PARIS: The threat of US sanctions on European companies trading with Iran and tariffs on aluminum and steel exports are a test of European sovereignty and will require a firm response, an adviser to French President Emmanuel Macron said on Monday.
The United States threatened on Sunday to impose sanctions on European companies that do business with Iran, as the remaining participants in the Iran nuclear accord stiffened their resolve to keep that agreement operational.
“It’s an important test of sovereignty,” the French presidential adviser told reporters in a briefing on Monday. “There must really be a software update on these issues of European assertiveness.”
The adviser said French and EU officials were working on different technical and legal issues to preserve existing business ties and financial channels with Iran, and to shield their companies from sanctions.
An update of the 1996 EU legislation against US sanctions, called a blocking statute, was being considered, he said, adding that French and German companies in particular were above all asking for visibility on the subject.

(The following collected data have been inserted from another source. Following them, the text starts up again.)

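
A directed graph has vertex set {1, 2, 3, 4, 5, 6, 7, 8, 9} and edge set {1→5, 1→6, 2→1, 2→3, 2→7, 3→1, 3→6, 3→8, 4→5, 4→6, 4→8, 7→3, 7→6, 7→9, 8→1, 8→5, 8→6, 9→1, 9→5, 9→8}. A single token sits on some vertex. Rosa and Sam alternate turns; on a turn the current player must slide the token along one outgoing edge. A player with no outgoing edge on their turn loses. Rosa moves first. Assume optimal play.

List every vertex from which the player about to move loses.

Work bottom-up. With no move the player to move loses. Otherwise the position is W if at least one move leads to an L position for the opponent, and L if every move leads to a W.
Every edge goes from a vertex to one that appears earlier in the order 6, 5, 1, 8, 3, 9, 7, 4, 2, so processing vertices in that order labels each vertex after all of its successors.
6: no outgoing edge → L
5: no outgoing edge → L
1: →5(L), so W
8: →5(L), so W
3: →6(L), so W
9: →5(L), so W
7: →6(L), so W
4: →5(L), so W
2: →7(W), 3(W), 1(W) — all W, so L
The losing starting vertices are exactly the entries labelled L in this table (3 of them).

2, 5, 6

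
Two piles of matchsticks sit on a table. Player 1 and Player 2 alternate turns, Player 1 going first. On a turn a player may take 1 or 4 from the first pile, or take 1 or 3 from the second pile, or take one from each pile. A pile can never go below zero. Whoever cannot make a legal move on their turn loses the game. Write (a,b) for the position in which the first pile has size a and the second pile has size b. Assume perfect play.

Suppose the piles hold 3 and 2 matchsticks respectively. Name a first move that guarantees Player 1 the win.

Move to (2,2).

Positions with no move are L. A position that does have a move is losing for the player to move precisely when every available move leads to a winning position for the opponent. Fill in the labels:
No move ever increases a pile, so every position that can arise here has a ≤ 3 and b ≤ 2; it is enough to label the cells with 0 ≤ a ≤ 3 and 0 ≤ b ≤ 2.
Every move lowers a or b (never raises either), so fill the grid row by row in increasing a, and left to right within a row: each cell's successors are then already labelled.
      b=0  b=1  b=2
a=0:    L    W    L
a=1:    W    W    W
a=2:    L    W    L
a=3:    W    W    W
Cells with no legal move (terminal, hence L): (0,0).
The remaining L cells, each justified by listing all of its moves:
(0,2): L (sole option (0,1)(W) is W)
(2,0): L (sole option (1,0)(W) is W)
(2,2): L (options (1,2)(W), (2,1)(W), (1,1)(W) are all W)
Every other cell has at least one move into one of the L cells above, so it is W.
From (3,2), the L positions reachable in one move are: (2,2).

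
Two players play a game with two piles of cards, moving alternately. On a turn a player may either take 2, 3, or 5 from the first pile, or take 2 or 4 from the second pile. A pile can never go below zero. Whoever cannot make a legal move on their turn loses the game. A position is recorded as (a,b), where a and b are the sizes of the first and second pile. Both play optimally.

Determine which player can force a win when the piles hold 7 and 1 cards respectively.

The second player wins.

Positions with no move are L. A position that does have a move is losing for the player to move precisely when every available move leads to a winning position for the opponent. Fill in the labels:
No move ever increases a pile, so every position that can arise here has a ≤ 7 and b ≤ 1; it is enough to label the cells with 0 ≤ a ≤ 7 and 0 ≤ b ≤ 1.
Every move lowers a or b (never raises either), so fill the grid row by row in increasing a, and left to right within a row: each cell's successors are then already labelled.
      b=0  b=1
a=0:    L    L
a=1:    L    L
a=2:    W    W
a=3:    W    W
a=4:    W    W
a=5:    W    W
a=6:    W    W
a=7:    L    L
Cells with no legal move (terminal, hence L): (0,0), (0,1), (1,0), (1,1).
The remaining L cells, each justified by listing all of its moves:
(7,0): moves to (5,0)(W), (4,0)(W), (2,0)(W); every one is W ⇒ L
(7,1): moves to (5,1)(W), (4,1)(W), (2,1)(W); every one is W ⇒ L
Every other cell has at least one move into one of the L cells above, so it is W.
Every move from (7,1) reaches a W position, so the mover loses.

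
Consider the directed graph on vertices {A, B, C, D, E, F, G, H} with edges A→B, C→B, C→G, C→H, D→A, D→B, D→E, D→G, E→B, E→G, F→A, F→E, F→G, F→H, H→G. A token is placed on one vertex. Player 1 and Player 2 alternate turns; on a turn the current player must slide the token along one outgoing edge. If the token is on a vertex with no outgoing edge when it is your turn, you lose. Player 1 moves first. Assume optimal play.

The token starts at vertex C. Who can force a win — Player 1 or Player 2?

Compute win/loss labels from the base case upward. A position with no move is L. Any other position is W if it can reach an L in one move, else L.
Every edge goes from a vertex to one that appears earlier in the order B, G, E, A, H, F, D, C, so processing vertices in that order labels each vertex after all of its successors.
B: no outgoing edge → L
G: no outgoing edge → L
E: can move to G, which is L ⇒ W
A: can move to B, which is L ⇒ W
H: can move to G, which is L ⇒ W
F: can move to G, which is L ⇒ W
D: can move to G, which is L ⇒ W
C: can move to G, which is L ⇒ W
The starting position C is W: Player 1 should move to G, handing over an L position.

Player 1 wins.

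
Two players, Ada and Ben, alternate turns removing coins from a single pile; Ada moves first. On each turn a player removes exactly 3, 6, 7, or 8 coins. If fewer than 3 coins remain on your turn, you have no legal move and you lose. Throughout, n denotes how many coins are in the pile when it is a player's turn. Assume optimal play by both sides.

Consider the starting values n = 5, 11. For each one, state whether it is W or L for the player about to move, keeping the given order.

5: W, 11: L

Label each position W (a win for the player to move) or L (a loss). A position with no legal move is L; any other position is W exactly when some move reaches an L, and L when every move reaches a W.
n=0: no move → L
n=1: no move → L
n=2: no move → L
n=3: reaches L-position 0 → W
n=4: reaches L-position 1 → W
n=5: reaches L-position 2 → W
n=6: reaches L-position 0 → W
n=7: reaches L-position 1 → W
n=8: reaches L-position 2 → W
n=9: reaches L-position 2 → W
n=10: reaches L-position 2 → W
n=11: only reaches 8(W), 5(W), 4(W), 3(W), all W → L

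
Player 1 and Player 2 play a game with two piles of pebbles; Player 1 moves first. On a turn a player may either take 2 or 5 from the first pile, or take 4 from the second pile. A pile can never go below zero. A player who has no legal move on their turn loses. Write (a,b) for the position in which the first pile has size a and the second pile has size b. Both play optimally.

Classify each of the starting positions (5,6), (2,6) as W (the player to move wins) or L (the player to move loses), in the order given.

Build the W/L table. Terminal = L. A non-terminal position is W if it has a move to some L; otherwise it is L.
No move ever increases a pile, so every position that can arise here has a ≤ 5 and b ≤ 6; it is enough to label the cells with 0 ≤ a ≤ 5 and 0 ≤ b ≤ 6.
Every move lowers a or b (never raises either), so fill the grid row by row in increasing a, and left to right within a row: each cell's successors are then already labelled.
      b=0  b=1  b=2  b=3  b=4  b=5  b=6
a=0:    L    L    L    L    W    W    W
a=1:    L    L    L    L    W    W    W
a=2:    W    W    W    W    L    L    L
a=3:    W    W    W    W    L    L    L
a=4:    L    L    L    L    W    W    W
a=5:    W    W    W    W    W    W    W
Cells with no legal move (terminal, hence L): (0,0), (0,1), (0,2), (0,3), (1,0), (1,1), (1,2), (1,3).
The remaining L cells, each justified by listing all of its moves:
(2,4): moves to (0,4)(W), (2,0)(W); every one is W ⇒ L
(2,5): moves to (0,5)(W), (2,1)(W); every one is W ⇒ L
(2,6): moves to (0,6)(W), (2,2)(W); every one is W ⇒ L
(3,4): moves to (1,4)(W), (3,0)(W); every one is W ⇒ L
(3,5): moves to (1,5)(W), (3,1)(W); every one is W ⇒ L
(3,6): moves to (1,6)(W), (3,2)(W); every one is W ⇒ L
(4,0): the only move is to (2,0)(W), a W ⇒ L
(4,1): the only move is to (2,1)(W), a W ⇒ L
(4,2): the only move is to (2,2)(W), a W ⇒ L
(4,3): the only move is to (2,3)(W), a W ⇒ L
Every other cell has at least one move into one of the L cells above, so it is W.
(5,6): the move to (3,6) reaches an L cell, so W
(2,6): one of the L cells justified above, so L

(5,6): W, (2,6): L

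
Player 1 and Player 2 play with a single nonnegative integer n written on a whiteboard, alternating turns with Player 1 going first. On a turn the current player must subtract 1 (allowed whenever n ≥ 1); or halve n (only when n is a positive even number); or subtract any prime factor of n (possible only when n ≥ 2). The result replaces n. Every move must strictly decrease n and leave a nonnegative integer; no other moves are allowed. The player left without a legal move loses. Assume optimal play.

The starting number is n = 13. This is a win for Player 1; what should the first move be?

Build the W/L table. Terminal = L. A non-terminal position is W if it has a move to some L; otherwise it is L.
n=0: no move → L
n=1: →0(L), so W
n=2: →0(L), so W
n=3: →0(L), so W
n=4: →2(W), 3(W) — all W, so L
n=5: →0(L), so W
n=6: →4(L), so W
n=7: →0(L), so W
n=8: →4(L), so W
n=9: →6(W), 8(W) — all W, so L
n=10: →9(L), so W
n=11: →0(L), so W
n=12: →9(L), so W
n=13: →0(L), so W
From 13, the L positions reachable in one move are: 0.

Move to 0.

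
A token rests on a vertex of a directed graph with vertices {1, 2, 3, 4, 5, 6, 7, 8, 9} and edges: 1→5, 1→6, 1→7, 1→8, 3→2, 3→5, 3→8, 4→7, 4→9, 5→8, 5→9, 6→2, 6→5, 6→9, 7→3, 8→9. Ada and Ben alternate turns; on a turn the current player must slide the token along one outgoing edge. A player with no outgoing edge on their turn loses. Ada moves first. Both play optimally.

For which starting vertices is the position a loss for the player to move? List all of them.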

Macron will use the opportunity of an informal EU summit in Sofia, Bulgaria, on Wednesday and Thursday to reaffirm a firm stance on the issue with his EU counterparts.
“There is no sign of division among Europeans,” the adviser said. “Everything indicates that the European position will be firm and united,” he added.
Asked about the possibility of negotiating a new free-trade agreement with the US to avoid the imposition of tariffs on EU aluminum and steel exports, the adviser said President Donald Trump should waive tariffs beyond the current June 1 deadline before any talks can start.
“All Europeans are very clear that, before considering any option of this nature, Americans must offer a permanent and unconditional exemption” to Europe, the official said.
“There is very strong US pressure on this, which requires a firm European response, that’s what the president will say,” he added.
“We can’t negotiate under pressure, with a gun to our head.”